Why IDFT really is the Inverse DFT? There was a useful website engineeringproductivitytools.com that contained information regarding transformations. StackOverflow even points to this site in the dft tag. But for some reason the website is down. Fortunately, we can use Web Archive to see the website (kind of).
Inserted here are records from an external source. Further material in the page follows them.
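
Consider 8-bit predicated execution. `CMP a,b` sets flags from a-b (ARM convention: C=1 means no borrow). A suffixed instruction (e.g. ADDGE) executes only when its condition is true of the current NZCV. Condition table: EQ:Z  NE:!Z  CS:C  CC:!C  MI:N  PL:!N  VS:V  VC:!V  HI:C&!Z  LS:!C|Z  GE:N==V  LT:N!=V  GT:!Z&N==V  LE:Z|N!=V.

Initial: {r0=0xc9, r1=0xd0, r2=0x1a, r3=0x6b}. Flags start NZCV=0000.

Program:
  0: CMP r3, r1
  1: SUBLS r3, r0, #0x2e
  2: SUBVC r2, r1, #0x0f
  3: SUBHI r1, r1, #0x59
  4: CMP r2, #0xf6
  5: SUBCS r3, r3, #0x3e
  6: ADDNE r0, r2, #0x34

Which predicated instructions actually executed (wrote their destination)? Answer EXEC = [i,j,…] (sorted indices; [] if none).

EXEC = [1,6]

0: ✓ CMP  NZCV=1001
1: ✓ SUBLS  r3←0x9b
2: · SUBVC
3: · SUBHI
4: ✓ CMP  NZCV=0000
5: · SUBCS
6: ✓ ADDNE  r0←0x4e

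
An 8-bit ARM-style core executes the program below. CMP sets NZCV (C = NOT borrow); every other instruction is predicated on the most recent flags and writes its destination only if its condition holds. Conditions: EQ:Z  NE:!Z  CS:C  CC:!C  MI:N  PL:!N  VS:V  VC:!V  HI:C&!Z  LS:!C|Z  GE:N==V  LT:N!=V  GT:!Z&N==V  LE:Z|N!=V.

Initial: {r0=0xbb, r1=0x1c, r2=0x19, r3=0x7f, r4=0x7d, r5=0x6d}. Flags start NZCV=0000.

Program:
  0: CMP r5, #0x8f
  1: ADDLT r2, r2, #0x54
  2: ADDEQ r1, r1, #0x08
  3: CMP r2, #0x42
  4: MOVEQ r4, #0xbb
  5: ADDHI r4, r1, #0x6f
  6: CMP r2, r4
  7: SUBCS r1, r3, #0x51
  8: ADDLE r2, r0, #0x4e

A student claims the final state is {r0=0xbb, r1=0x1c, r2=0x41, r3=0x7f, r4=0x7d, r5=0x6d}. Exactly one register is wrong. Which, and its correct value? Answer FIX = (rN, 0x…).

[0] flags=1001 → (cmp)
[1] flags=1001 LT?F → skip
[2] flags=1001 EQ?F → skip
[3] flags=1000 → (cmp)
[4] flags=1000 EQ?F → skip
[5] flags=1000 HI?F → skip
[6] flags=1000 → (cmp)
[7] flags=1000 CS?F → skip
[8] flags=1000 LE?T → r2=0x09

FIX = (r2, 0x09)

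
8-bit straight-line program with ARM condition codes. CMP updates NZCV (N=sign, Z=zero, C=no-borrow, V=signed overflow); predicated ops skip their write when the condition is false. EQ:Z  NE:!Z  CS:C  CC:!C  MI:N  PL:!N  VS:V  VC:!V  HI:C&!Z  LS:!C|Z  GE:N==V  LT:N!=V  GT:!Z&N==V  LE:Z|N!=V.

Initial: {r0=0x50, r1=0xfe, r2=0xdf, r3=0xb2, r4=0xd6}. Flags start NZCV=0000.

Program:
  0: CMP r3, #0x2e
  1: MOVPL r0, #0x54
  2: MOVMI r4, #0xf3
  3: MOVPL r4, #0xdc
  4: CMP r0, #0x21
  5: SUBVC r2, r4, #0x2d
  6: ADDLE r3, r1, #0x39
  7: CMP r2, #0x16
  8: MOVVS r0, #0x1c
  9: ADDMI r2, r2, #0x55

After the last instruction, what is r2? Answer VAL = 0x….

0: ✓ CMP  NZCV=1010
1: · MOVPL
2: ✓ MOVMI  r4←0xf3
3: · MOVPL
4: ✓ CMP  NZCV=0010
5: ✓ SUBVC  r2←0xc6
6: · ADDLE
7: ✓ CMP  NZCV=1010
8: · MOVVS
9: ✓ ADDMI  r2←0x1b

VAL = 0x1b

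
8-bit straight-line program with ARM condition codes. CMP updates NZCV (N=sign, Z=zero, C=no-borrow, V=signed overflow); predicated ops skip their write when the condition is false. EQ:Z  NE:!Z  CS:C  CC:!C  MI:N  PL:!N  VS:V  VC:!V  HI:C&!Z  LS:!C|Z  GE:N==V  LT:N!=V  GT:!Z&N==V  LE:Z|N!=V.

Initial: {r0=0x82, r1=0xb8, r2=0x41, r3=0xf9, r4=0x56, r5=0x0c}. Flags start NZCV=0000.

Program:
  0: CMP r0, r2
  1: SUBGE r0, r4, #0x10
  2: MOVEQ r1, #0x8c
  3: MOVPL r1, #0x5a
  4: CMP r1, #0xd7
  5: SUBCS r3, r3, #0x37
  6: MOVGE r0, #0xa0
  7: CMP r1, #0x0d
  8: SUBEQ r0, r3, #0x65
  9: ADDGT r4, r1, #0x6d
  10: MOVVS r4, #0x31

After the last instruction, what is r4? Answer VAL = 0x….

[0] flags=0011 → (cmp)
[1] flags=0011 GE?F → skip
[2] flags=0011 EQ?F → skip
[3] flags=0011 PL?T → r1=0x5a
[4] flags=1001 → (cmp)
[5] flags=1001 CS?F → skip
[6] flags=1001 GE?T → r0=0xa0
[7] flags=0010 → (cmp)
[8] flags=0010 EQ?F → skip
[9] flags=0010 GT?T → r4=0xc7
[10] flags=0010 VS?F → skip

VAL = 0xc7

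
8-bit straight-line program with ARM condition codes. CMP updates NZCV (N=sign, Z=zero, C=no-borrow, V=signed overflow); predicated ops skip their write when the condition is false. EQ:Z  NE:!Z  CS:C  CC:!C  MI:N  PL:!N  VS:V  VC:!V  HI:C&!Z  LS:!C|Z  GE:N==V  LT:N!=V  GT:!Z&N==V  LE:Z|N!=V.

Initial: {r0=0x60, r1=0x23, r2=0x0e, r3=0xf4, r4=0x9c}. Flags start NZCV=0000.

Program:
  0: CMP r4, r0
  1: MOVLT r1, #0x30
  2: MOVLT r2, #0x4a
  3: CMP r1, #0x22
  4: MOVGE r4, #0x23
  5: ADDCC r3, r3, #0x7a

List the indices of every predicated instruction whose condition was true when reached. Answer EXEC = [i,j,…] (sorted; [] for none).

[0] flags=0011 → (cmp)
[1] flags=0011 LT?T → r1=0x30
[2] flags=0011 LT?T → r2=0x4a
[3] flags=0010 → (cmp)
[4] flags=0010 GE?T → r4=0x23
[5] flags=0010 CC?F → skip

EXEC = [1,2,4]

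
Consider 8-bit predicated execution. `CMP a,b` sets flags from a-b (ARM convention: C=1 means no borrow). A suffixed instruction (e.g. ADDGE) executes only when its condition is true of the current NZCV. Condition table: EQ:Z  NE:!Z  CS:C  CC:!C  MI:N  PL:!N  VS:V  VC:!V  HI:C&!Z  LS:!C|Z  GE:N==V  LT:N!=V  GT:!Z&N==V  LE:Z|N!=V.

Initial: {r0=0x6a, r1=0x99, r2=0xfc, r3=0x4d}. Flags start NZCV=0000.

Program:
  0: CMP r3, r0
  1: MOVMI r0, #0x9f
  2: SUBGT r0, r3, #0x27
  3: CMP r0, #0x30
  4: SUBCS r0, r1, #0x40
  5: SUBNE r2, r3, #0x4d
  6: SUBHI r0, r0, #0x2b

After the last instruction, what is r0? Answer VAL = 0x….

VAL = 0x2e

0: ✓ CMP  NZCV=1000
1: ✓ MOVMI  r0←0x9f
2: · SUBGT
3: ✓ CMP  NZCV=0011
4: ✓ SUBCS  r0←0x59
5: ✓ SUBNE  r2←0x00
6: ✓ SUBHI  r0←0x2e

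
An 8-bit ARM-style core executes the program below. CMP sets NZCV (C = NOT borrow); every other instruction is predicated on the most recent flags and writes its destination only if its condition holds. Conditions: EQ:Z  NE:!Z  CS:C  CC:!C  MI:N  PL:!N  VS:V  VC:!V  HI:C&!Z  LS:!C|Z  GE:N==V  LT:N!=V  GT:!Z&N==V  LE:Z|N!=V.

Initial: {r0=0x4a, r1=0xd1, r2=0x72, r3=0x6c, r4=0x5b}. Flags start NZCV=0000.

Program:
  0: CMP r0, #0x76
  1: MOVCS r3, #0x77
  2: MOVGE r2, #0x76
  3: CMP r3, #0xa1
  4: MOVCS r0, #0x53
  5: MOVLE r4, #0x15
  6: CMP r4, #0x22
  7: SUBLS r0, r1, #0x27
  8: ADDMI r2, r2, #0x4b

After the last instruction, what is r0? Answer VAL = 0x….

VAL = 0x4a

[0] flags=1000 → (cmp)
[1] flags=1000 CS?F → skip
[2] flags=1000 GE?F → skip
[3] flags=1001 → (cmp)
[4] flags=1001 CS?F → skip
[5] flags=1001 LE?F → skip
[6] flags=0010 → (cmp)
[7] flags=0010 LS?F → skip
[8] flags=0010 MI?F → skip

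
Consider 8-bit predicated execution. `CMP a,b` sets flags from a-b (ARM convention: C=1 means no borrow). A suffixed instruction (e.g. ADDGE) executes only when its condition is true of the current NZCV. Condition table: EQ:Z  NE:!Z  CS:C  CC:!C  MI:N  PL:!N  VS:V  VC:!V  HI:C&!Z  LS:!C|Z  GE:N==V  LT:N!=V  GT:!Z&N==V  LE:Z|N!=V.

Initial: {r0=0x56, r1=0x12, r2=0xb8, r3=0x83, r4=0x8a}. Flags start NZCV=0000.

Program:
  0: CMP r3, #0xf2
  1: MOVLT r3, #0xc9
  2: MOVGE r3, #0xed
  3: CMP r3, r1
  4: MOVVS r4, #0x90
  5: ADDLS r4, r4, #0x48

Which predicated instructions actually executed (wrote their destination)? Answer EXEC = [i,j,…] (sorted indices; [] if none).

EXEC = [1]

[0] flags=1000 → (cmp)
[1] flags=1000 LT?T → r3=0xc9
[2] flags=1000 GE?F → skip
[3] flags=1010 → (cmp)
[4] flags=1010 VS?F → skip
[5] flags=1010 LS?F → skip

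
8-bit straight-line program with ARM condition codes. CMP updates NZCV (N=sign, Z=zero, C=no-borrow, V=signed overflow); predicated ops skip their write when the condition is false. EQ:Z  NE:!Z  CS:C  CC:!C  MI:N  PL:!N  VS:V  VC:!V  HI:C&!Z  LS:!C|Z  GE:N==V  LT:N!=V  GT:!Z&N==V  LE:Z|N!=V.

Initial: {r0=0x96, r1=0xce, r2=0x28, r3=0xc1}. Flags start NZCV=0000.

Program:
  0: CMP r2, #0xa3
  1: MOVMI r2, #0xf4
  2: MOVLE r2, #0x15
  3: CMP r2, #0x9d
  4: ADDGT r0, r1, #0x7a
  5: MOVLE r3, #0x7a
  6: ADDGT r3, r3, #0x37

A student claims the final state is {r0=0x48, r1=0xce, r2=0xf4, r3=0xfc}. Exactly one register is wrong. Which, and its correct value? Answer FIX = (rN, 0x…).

0: ✓ CMP  NZCV=1001
1: ✓ MOVMI  r2←0xf4
2: · MOVLE
3: ✓ CMP  NZCV=0010
4: ✓ ADDGT  r0←0x48
5: · MOVLE
6: ✓ ADDGT  r3←0xf8

FIX = (r3, 0xf8)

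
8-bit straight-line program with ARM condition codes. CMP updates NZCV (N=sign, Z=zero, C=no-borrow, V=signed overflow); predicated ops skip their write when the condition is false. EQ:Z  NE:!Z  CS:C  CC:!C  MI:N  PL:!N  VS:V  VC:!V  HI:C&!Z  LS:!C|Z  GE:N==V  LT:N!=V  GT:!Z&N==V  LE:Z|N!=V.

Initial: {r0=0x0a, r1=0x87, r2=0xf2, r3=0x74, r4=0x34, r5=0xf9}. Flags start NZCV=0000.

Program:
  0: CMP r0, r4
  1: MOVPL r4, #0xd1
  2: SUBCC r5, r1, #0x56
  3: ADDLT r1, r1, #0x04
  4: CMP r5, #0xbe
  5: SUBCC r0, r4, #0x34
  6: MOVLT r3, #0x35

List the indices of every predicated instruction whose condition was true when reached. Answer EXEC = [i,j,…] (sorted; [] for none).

[0] flags=1000 → (cmp)
[1] flags=1000 PL?F → skip
[2] flags=1000 CC?T → r5=0x31
[3] flags=1000 LT?T → r1=0x8b
[4] flags=0000 → (cmp)
[5] flags=0000 CC?T → r0=0x00
[6] flags=0000 LT?F → skip

EXEC = [2,3,5]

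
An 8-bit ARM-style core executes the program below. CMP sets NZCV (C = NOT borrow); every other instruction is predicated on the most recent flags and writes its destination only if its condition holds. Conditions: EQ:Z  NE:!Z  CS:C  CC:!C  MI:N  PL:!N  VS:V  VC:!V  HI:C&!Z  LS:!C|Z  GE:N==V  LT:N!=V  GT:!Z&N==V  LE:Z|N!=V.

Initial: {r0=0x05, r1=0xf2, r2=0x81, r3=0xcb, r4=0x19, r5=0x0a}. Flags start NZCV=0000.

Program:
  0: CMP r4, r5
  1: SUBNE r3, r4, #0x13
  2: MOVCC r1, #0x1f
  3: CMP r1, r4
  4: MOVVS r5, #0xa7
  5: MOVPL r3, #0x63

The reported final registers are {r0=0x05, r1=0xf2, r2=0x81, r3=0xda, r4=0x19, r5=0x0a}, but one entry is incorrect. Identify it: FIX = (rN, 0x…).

[0] flags=0010 → (cmp)
[1] flags=0010 NE?T → r3=0x06
[2] flags=0010 CC?F → skip
[3] flags=1010 → (cmp)
[4] flags=1010 VS?F → skip
[5] flags=1010 PL?F → skip

FIX = (r3, 0x06)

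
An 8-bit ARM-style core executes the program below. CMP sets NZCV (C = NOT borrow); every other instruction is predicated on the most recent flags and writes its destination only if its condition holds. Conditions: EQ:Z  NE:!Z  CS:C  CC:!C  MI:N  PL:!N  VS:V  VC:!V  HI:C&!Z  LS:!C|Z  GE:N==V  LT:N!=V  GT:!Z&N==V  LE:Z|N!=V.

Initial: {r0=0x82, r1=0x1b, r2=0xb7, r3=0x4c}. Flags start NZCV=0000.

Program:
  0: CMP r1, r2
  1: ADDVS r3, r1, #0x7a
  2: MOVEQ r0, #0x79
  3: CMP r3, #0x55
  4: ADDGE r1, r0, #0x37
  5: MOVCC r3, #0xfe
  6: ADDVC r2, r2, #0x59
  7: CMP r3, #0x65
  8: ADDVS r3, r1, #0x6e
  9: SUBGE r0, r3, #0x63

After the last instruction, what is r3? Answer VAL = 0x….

[0] flags=0000 → (cmp)
[1] flags=0000 VS?F → skip
[2] flags=0000 EQ?F → skip
[3] flags=1000 → (cmp)
[4] flags=1000 GE?F → skip
[5] flags=1000 CC?T → r3=0xfe
[6] flags=1000 VC?T → r2=0x10
[7] flags=1010 → (cmp)
[8] flags=1010 VS?F → skip
[9] flags=1010 GE?F → skip

VAL = 0xfe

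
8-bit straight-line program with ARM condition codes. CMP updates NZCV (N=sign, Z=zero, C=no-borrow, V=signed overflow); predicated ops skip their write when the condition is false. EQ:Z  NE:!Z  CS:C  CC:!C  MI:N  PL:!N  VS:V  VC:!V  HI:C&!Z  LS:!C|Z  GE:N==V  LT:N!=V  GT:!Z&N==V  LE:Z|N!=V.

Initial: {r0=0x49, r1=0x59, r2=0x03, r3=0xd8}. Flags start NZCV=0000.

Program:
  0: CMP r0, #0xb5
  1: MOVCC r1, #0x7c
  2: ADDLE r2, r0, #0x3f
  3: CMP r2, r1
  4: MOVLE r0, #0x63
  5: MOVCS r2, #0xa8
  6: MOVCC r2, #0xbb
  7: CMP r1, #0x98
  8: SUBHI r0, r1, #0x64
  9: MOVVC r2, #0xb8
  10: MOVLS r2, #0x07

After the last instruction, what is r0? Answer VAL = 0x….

VAL = 0x63

0: ✓ CMP  NZCV=1001
1: ✓ MOVCC  r1←0x7c
2: · ADDLE
3: ✓ CMP  NZCV=1000
4: ✓ MOVLE  r0←0x63
5: · MOVCS
6: ✓ MOVCC  r2←0xbb
7: ✓ CMP  NZCV=1001
8: · SUBHI
9: · MOVVC
10: ✓ MOVLS  r2←0x07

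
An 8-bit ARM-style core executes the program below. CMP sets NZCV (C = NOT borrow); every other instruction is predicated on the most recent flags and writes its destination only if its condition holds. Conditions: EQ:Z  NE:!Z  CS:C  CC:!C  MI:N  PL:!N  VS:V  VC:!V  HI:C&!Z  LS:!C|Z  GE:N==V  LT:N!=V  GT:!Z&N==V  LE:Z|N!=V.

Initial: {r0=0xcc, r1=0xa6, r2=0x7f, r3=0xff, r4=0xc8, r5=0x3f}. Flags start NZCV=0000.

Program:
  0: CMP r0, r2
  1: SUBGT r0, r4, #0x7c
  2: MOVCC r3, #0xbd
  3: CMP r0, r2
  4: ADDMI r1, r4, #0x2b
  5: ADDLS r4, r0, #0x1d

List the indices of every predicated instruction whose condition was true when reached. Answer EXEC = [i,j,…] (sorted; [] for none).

[0] flags=0011 → (cmp)
[1] flags=0011 GT?F → skip
[2] flags=0011 CC?F → skip
[3] flags=0011 → (cmp)
[4] flags=0011 MI?F → skip
[5] flags=0011 LS?F → skip

EXEC = []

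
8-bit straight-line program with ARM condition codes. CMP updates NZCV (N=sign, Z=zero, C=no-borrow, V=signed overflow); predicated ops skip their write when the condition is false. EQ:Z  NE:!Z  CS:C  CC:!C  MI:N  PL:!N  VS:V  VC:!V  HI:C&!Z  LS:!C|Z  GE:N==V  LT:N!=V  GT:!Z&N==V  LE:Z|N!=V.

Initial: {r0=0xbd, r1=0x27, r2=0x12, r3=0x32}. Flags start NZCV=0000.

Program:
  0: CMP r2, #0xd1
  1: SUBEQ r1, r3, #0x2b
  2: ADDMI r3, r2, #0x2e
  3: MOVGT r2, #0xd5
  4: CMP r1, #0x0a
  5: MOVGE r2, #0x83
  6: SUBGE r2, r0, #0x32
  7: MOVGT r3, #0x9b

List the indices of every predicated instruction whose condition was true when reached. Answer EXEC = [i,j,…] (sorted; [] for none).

0: ✓ CMP  NZCV=0000
1: · SUBEQ
2: · ADDMI
3: ✓ MOVGT  r2←0xd5
4: ✓ CMP  NZCV=0010
5: ✓ MOVGE  r2←0x83
6: ✓ SUBGE  r2←0x8b
7: ✓ MOVGT  r3←0x9b

EXEC = [3,5,6,7]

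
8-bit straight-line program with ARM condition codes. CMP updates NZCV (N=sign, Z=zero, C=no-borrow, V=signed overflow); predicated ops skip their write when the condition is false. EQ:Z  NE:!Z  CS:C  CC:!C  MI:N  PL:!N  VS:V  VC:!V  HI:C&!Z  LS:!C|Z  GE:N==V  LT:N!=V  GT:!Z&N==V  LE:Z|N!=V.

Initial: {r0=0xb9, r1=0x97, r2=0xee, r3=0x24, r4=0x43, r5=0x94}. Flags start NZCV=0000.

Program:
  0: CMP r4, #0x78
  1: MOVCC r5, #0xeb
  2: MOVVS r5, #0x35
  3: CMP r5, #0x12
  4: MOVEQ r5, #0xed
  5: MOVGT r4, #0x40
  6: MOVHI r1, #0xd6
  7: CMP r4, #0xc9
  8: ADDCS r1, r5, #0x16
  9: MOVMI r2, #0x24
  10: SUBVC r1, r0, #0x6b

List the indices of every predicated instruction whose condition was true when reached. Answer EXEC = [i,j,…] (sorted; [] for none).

[0] flags=1000 → (cmp)
[1] flags=1000 CC?T → r5=0xeb
[2] flags=1000 VS?F → skip
[3] flags=1010 → (cmp)
[4] flags=1010 EQ?F → skip
[5] flags=1010 GT?F → skip
[6] flags=1010 HI?T → r1=0xd6
[7] flags=0000 → (cmp)
[8] flags=0000 CS?F → skip
[9] flags=0000 MI?F → skip
[10] flags=0000 VC?T → r1=0x4e

EXEC = [1,6,10]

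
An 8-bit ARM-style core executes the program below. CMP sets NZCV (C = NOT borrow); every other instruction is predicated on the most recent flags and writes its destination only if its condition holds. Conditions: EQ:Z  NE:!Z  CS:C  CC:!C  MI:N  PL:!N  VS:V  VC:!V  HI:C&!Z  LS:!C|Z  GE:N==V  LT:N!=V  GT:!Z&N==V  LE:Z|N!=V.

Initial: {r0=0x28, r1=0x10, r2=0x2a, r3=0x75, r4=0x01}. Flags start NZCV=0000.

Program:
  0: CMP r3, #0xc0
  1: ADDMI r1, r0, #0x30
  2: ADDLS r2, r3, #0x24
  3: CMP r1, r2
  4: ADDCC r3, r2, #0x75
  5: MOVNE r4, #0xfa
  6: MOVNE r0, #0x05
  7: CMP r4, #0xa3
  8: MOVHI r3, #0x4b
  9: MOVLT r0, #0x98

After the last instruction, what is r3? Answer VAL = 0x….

[0] flags=1001 → (cmp)
[1] flags=1001 MI?T → r1=0x58
[2] flags=1001 LS?T → r2=0x99
[3] flags=1001 → (cmp)
[4] flags=1001 CC?T → r3=0x0e
[5] flags=1001 NE?T → r4=0xfa
[6] flags=1001 NE?T → r0=0x05
[7] flags=0010 → (cmp)
[8] flags=0010 HI?T → r3=0x4b
[9] flags=0010 LT?F → skip

VAL = 0x4b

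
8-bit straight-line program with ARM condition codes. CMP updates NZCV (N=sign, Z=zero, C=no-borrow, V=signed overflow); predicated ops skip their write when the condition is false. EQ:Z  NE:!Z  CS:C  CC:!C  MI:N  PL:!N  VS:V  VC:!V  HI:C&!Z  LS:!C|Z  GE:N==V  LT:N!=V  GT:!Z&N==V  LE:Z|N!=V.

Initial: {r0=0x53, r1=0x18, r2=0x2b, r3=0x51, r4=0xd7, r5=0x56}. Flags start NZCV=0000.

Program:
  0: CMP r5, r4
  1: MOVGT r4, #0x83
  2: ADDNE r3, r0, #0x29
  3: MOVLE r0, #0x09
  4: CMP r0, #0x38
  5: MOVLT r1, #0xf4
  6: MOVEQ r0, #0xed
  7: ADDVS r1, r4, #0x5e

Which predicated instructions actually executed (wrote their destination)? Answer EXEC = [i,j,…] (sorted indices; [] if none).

EXEC = [1,2]

[0] flags=0000 → (cmp)
[1] flags=0000 GT?T → r4=0x83
[2] flags=0000 NE?T → r3=0x7c
[3] flags=0000 LE?F → skip
[4] flags=0010 → (cmp)
[5] flags=0010 LT?F → skip
[6] flags=0010 EQ?F → skip
[7] flags=0010 VS?F → skip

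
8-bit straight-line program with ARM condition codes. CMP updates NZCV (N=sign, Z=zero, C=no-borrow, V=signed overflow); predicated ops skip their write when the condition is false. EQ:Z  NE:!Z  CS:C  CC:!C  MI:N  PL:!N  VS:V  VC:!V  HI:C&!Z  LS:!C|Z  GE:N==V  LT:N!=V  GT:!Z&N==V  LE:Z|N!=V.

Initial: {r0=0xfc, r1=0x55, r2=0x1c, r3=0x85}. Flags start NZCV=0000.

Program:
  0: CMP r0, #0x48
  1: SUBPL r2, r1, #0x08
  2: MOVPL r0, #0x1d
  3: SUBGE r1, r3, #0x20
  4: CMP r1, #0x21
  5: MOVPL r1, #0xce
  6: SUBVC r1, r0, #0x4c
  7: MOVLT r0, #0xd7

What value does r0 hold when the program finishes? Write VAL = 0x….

VAL = 0xfc

[0] flags=1010 → (cmp)
[1] flags=1010 PL?F → skip
[2] flags=1010 PL?F → skip
[3] flags=1010 GE?F → skip
[4] flags=0010 → (cmp)
[5] flags=0010 PL?T → r1=0xce
[6] flags=0010 VC?T → r1=0xb0
[7] flags=0010 LT?F → skip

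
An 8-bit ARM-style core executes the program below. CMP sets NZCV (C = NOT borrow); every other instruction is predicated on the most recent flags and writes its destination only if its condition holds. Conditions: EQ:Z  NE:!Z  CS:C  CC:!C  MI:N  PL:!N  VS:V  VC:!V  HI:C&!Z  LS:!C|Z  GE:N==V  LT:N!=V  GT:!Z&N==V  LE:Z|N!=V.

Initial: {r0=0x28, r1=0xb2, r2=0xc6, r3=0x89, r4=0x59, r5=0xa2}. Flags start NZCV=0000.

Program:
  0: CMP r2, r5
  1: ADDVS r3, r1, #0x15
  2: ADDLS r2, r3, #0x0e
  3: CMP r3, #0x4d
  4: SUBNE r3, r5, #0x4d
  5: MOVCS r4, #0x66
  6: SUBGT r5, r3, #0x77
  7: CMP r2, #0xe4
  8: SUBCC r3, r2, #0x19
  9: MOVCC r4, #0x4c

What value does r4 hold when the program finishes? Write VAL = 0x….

VAL = 0x4c

[0] flags=0010 → (cmp)
[1] flags=0010 VS?F → skip
[2] flags=0010 LS?F → skip
[3] flags=0011 → (cmp)
[4] flags=0011 NE?T → r3=0x55
[5] flags=0011 CS?T → r4=0x66
[6] flags=0011 GT?F → skip
[7] flags=1000 → (cmp)
[8] flags=1000 CC?T → r3=0xad
[9] flags=1000 CC?T → r4=0x4c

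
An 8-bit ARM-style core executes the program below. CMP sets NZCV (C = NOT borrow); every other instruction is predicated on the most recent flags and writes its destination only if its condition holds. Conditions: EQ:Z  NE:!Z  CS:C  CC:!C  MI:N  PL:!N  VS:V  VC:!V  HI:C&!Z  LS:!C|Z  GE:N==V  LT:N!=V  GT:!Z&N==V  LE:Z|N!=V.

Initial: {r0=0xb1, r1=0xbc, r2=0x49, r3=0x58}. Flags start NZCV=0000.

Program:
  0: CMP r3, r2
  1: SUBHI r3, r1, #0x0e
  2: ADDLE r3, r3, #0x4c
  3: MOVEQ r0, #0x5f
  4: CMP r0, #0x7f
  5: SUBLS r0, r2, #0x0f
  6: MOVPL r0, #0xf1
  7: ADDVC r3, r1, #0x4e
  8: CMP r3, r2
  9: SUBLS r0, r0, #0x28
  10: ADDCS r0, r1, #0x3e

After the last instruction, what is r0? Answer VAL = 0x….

VAL = 0xfa

[0] flags=0010 → (cmp)
[1] flags=0010 HI?T → r3=0xae
[2] flags=0010 LE?F → skip
[3] flags=0010 EQ?F → skip
[4] flags=0011 → (cmp)
[5] flags=0011 LS?F → skip
[6] flags=0011 PL?T → r0=0xf1
[7] flags=0011 VC?F → skip
[8] flags=0011 → (cmp)
[9] flags=0011 LS?F → skip
[10] flags=0011 CS?T → r0=0xfa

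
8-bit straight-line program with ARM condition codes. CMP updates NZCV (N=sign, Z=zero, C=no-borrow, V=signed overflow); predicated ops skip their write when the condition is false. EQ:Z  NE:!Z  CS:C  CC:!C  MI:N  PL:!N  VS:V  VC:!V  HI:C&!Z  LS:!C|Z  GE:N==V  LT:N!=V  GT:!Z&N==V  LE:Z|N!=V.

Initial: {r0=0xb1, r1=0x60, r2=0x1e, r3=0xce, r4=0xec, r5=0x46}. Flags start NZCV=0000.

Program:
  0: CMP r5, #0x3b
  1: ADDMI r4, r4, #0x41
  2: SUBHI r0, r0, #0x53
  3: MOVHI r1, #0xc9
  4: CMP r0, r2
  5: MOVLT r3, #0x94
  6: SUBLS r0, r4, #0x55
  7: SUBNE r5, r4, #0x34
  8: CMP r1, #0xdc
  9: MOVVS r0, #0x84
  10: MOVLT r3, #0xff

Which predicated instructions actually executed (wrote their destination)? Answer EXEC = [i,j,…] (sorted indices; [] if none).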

But as you can see, it does not show the formulas in the "IDFT really is the Inverse DFT" page.
Can someone please explain why and how to show that "IDFT really is the Inverse DFT"? What do you think they tried to show there?
 A: It says 'IDFT is really the inverse DFT'. They wanted to show that you can fully recover a transformed signal using the IDFT, thus showing that the IDFT is really the inverse DFT. Consider the Hilbert space $\mathcal{H}$ of square summable functions $u:\{0,2,...,n-1\}\to \mathbb{C}$ with the inner product $\langle u, v\rangle=\sum_{k<n}u_kv_k^*$ and norm $\|u\|_2=\sqrt{\langle u, u\rangle}$. Then it can be shown that $\varepsilon_{k,\xi}=\{e^{2\pi i k\xi/n}/\sqrt{n},0\leq k,\xi<n\}$ forms a complete orthonormal basis of $\mathcal{H}$, in the sense that for all $u \in \mathcal{H}$
$$u_k=\frac{1}{\sqrt{n}}\sum_{\xi <n}\phi_\xi e^{2\pi ik\xi/n},\,\ \phi_\xi=\langle u_.,\varepsilon_{.,\xi}\rangle=\frac{1}{\sqrt{n}}\sum_{\xi <n}u_k e^{-2\pi ik\xi/n}$$
On the site, they show that this makes sense in practice because if we substitute $\phi_\xi$ in the series for $u_k$ we get
$$\begin{aligned}
u_k&=\frac{1}{\sqrt{n}}\sum_{\xi <n}\phi_\xi e^{2\pi ik\xi/n}=\\
&=\frac{1}{n}\sum_{\xi <n}\sum_{j <n}u_je^{2\pi i\xi(k-j)/n}=\\
&=\frac{1}{n}\sum_{j <n}u_j\sum_{\xi <n}e^{2\pi i\xi(k-j)/n}=\\
&=\sum_{j <n}u_j\delta_{k,j}=u_k
\end{aligned}$$
using the Kronecker delta.
A: Let $\omega = e^{\frac{2\pi i}{n}}$ be the first $n$th root of unity. I'm guessing they showed that the functions $e_k(j) := \frac{1}{\sqrt{n}}\omega^{jk}$, $k = 0, 1, \dots,  n - 1$ are an orthonormal set of vectors in $l^2(\mathbb{Z}_n)$, the space of functions from $\mathbb{Z}_n = \{0, 1, \dots, n - 1\}$ to $\mathbb{C}$ with inner product $(f, g) = \sum_{j \in \mathbb{Z}_n}f(j)\overline{g(j)}$. By elementary linear algebra, this means it forms an orthonormal basis of $l^2(\mathbb{Z}_n)$, and for every $f \in l^2(\mathbb{Z}_n)$,
$$f = \sum_{k \in \mathbb{Z}_n}(f, e_k)e_k.$$
The orthonormality can be proved either by direct computations of $(e_j, e_k)$, or by noting that the translation map $T : l^2(\mathbb{Z}_n) \to l^2(\mathbb{Z}_n)$ defined by $Tf(j) = f(j + 1)$ is unitary and that $e_k$s are eigenvectors of $T$.
The DFT $\mathcal{F} : l^2(\mathbb{Z}_n) \to l^2(\mathbb{Z}_n)$ is defined by
$$\mathcal{F}f(k) = (f, e_k).$$
The DFT takes a vector $f \in l^2(\mathbb{Z}_n)$ and gives you the components $\hat{f} := \mathcal{F}f$ of $f$ in the basis $\{e_0, \dots, e_{n - 1}\}$. The IDFT $\mathcal{F}^{-1}$ takes a vector $x$ and gives you the vector $f$ whose coordinates are $x$ in this basis. Explicitly,
$$\mathcal{F}^{-1}x = \sum_{k \in \mathbb{Z}_n}x_ke_k.$$
So, somewhat trivially, the IDFT and DFT are inverses of each other. This coordinate transformation perspective also explains why the DFT preserves the inner product, or in other words, $\mathcal{F}^{-1} = \mathcal{F}^*$.